From the start of his family’s campaign for justice, Richard Adams had always known that something was not right. He had attributed the mysterious clicks and feedback on the family telephone to some form of surveillance as he campaigned for the racist killers of his teenage son to be brought to justice. After 23 years, he has secured some limited confirmation of his belief – an admission by the Metropolitan Police that it had found records on his family from the files of the now disbanded Special Demonstration Squad.
“This hasn’t changed anything,” said Mr Adams, 58. “It has just confirmed what we already suspected.”
In 1991, his 15-year-old son Rolan, was killed by a gang of 15 youths in south-east London, a few miles away from and two years after the murder of Stephen Lawrence. From the beginning, the family felt neglected by police, prosecutors and the media as they sought answers to what had happened.
The Thamesmead estate in south-east London where Rolan was murdered was a hotbed of racist activity. The family was sent sympathy cards, one with the message: “Glad a nigger is dead”. When another teenager, Rohit Duggal, 15, was stabbed to death by a white youth the following year in the same area, graffiti appeared saying “2-0”, a message that was clear to the black community, said Mr Adams.
“The police used their energies on making it worse for the victims, rather than supporting us or keeping us safe,” said Mr Adams. “The backdrop was of rising racial attacks and murders, but there were increasing arrests and convictions of young black men.
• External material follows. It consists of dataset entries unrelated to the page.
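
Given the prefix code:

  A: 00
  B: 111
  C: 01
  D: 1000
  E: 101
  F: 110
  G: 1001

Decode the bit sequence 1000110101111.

DFEB

Read left to right; each codeword is recognised as soon as it completes (prefix code):
  1000→D | 110→F | 101→E | 111→B
Decoded message: DFEB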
It was really, really frightening for parents, and to think we were the ones who were subjected to undercover work.”
Only one man was convicted of murder for the attack on Rolan and his younger brother Nathan, who escaped with his life. Mark Thornburrow was jailed for a minimum of 10 years. Four others were given community service for violent disorder. Mr Adams said there was unwillingness by police and prosecutors to go after anyone else for the killing.
Mr Adams put his energies making banners and travelling the country to support other black families who had faced similar problems. He believed that the liaison officer assigned to the family was passing back information on their activities.